The event comes after persistent outflows in latest occasions, with FPIs pulling out Rs 23,885 crore in September, Rs 34,990 crore in August, and Rs 17,700 crore in July, knowledge from depositories confirmed.
The renewed influx in October marks a big shift in sentiment and displays contemporary confidence amongst international traders in the direction of Indian markets.
A number of key drivers underpin this reversal.
In accordance with Himanshu Srivastava, Principal, Supervisor Analysis, Morningstar Funding Analysis India, India’s macro backdrop stays comparatively sturdy amongst rising markets, with steady development, manageable inflation, and resilient home demand serving to the nation stand out.

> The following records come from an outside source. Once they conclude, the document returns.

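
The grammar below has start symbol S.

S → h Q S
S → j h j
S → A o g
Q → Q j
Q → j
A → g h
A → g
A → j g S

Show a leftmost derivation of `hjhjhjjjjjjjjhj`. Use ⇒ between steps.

S⇒hQS⇒hjS⇒hjhQS⇒hjhjS⇒hjhjhQS⇒hjhjhQjS⇒hjhjhQjjS⇒hjhjhQjjjS⇒hjhjhQjjjjS⇒hjhjhQjjjjjS⇒hjhjhQjjjjjjS⇒hjhjhjjjjjjjS⇒hjhjhjjjjjjjjhj

S ⇒ hQS   [S → h Q S]
hQS ⇒ hjS   [Q → j]
hjS ⇒ hjhQS   [S → h Q S]
hjhQS ⇒ hjhjS   [Q → j]
hjhjS ⇒ hjhjhQS   [S → h Q S]
hjhjhQS ⇒ hjhjhQjS   [Q → Q j]
hjhjhQjS ⇒ hjhjhQjjS   [Q → Q j]
hjhjhQjjS ⇒ hjhjhQjjjS   [Q → Q j]
hjhjhQjjjS ⇒ hjhjhQjjjjS   [Q → Q j]
hjhjhQjjjjS ⇒ hjhjhQjjjjjS   [Q → Q j]
hjhjhQjjjjjS ⇒ hjhjhQjjjjjjS   [Q → Q j]
hjhjhQjjjjjjS ⇒ hjhjhjjjjjjjS   [Q → j]
hjhjhjjjjjjjS ⇒ hjhjhjjjjjjjjhj   [S → j h j]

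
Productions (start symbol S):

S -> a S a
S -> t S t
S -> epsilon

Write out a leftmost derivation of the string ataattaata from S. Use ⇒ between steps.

S ⇒ aSa ⇒ atSta ⇒ ataSata ⇒ ataaSaata ⇒ ataatStaata ⇒ ataattaata

S ⇒ aSa   [S -> a S a]
aSa ⇒ atSta   [S -> t S t]
atSta ⇒ ataSata   [S -> a S a]
ataSata ⇒ ataaSaata   [S -> a S a]
ataaSaata ⇒ ataatStaata   [S -> t S t]
ataatStaata ⇒ ataattaata   [S -> epsilon]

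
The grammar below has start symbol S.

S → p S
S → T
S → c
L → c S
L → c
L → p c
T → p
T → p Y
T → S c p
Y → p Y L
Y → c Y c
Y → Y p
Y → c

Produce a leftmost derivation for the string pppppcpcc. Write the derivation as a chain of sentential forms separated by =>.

S => pS   [S → p S]
pS => ppS   [S → p S]
ppS => ppT   [S → T]
ppT => pppY   [T → p Y]
pppY => ppppYL   [Y → p Y L]
ppppYL => pppppYLL   [Y → p Y L]
pppppYLL => pppppcLL   [Y → c]
pppppcLL => pppppcpcL   [L → p c]
pppppcpcL => pppppcpcc   [L → c]

S => pS => ppS => ppT => pppY => ppppYL => pppppYLL => pppppcLL => pppppcpcL => pppppcpcc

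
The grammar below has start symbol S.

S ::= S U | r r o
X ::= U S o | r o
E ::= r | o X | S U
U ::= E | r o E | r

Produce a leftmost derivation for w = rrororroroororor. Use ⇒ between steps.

S⇒SU⇒rroU⇒rroroE⇒rroroSU⇒rroroSUU⇒rrororroUU⇒rrororroroEU⇒rrororrorooXU⇒rrororrorooroU⇒rrororroroororoE⇒rrororroroororor

S ⇒ SU   [S ::= S U]
SU ⇒ rroU   [S ::= r r o]
rroU ⇒ rroroE   [U ::= r o E]
rroroE ⇒ rroroSU   [E ::= S U]
rroroSU ⇒ rroroSUU   [S ::= S U]
rroroSUU ⇒ rrororroUU   [S ::= r r o]
rrororroUU ⇒ rrororroroEU   [U ::= r o E]
rrororroroEU ⇒ rrororrorooXU   [E ::= o X]
rrororrorooXU ⇒ rrororrorooroU   [X ::= r o]
rrororrorooroU ⇒ rrororroroororoE   [U ::= r o E]
rrororroroororoE ⇒ rrororroroororor   [E ::= r]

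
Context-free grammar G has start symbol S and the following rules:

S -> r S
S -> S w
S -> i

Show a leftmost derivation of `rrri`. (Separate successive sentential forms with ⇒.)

S ⇒ rS ⇒ rrS ⇒ rrrS ⇒ rrri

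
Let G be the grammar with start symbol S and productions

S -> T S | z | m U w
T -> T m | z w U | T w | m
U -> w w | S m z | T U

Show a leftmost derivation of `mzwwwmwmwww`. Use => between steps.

S => mUw => mTUw => mzwUUw => mzwwwUw => mzwwwTUw => mzwwwTmUw => mzwwwTwmUw => mzwwwmwmUw => mzwwwmwmwww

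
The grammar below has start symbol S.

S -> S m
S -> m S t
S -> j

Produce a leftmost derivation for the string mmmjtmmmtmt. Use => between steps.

S => mSt   [S -> m S t]
mSt => mSmt   [S -> S m]
mSmt => mmStmt   [S -> m S t]
mmStmt => mmSmtmt   [S -> S m]
mmSmtmt => mmSmmtmt   [S -> S m]
mmSmmtmt => mmSmmmtmt   [S -> S m]
mmSmmmtmt => mmmStmmmtmt   [S -> m S t]
mmmStmmmtmt => mmmjtmmmtmt   [S -> j]

S => mSt => mSmt => mmStmt => mmSmtmt => mmSmmtmt => mmSmmmtmt => mmmStmmmtmt => mmmjtmmmtmt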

He additional famous that international liquidity circumstances are progressively easing, with expectations of fee cuts or not less than a pause within the US. As danger urge for food returns, funds are flowing again into higher-return rising markets.Moreover, Indian valuations, which had been beneath stress, have now turned extra engaging, prompting renewed “dip-buying” curiosity.Echoing an identical view, Geojit Investments Chief Funding Strategist VK Vijayakumar mentioned the principal purpose for this shift in FPIs’ technique is the diminished valuation differential between India and different markets.
India’s under-performance over the previous 12 months, he mentioned, has opened up prospects for improved relative efficiency.
Vaqarjaved Khan, Senior Elementary Analyst, Angel One, identified that the most recent inflows will also be attributed to a moderation in commerce tensions between the US and India.
He famous that the promoting stress seen earlier in 2025 made Indian equities’ valuation multiples extra engaging in comparison with international friends.
Trying forward, consultants imagine that future commerce developments and the continued earnings season will play a key position in figuring out the path of FPI flows within the coming weeks.
Regardless of the latest influx, FPIs have nonetheless withdrawn round Rs 1.5 lakh crore to date in 2025.
In the meantime, within the debt market, FPIs invested about Rs 5,332 crore beneath the final restrict and Rs 214 crore by means of the voluntary retention route this month (until October 17), indicating continued curiosity in Indian debt devices.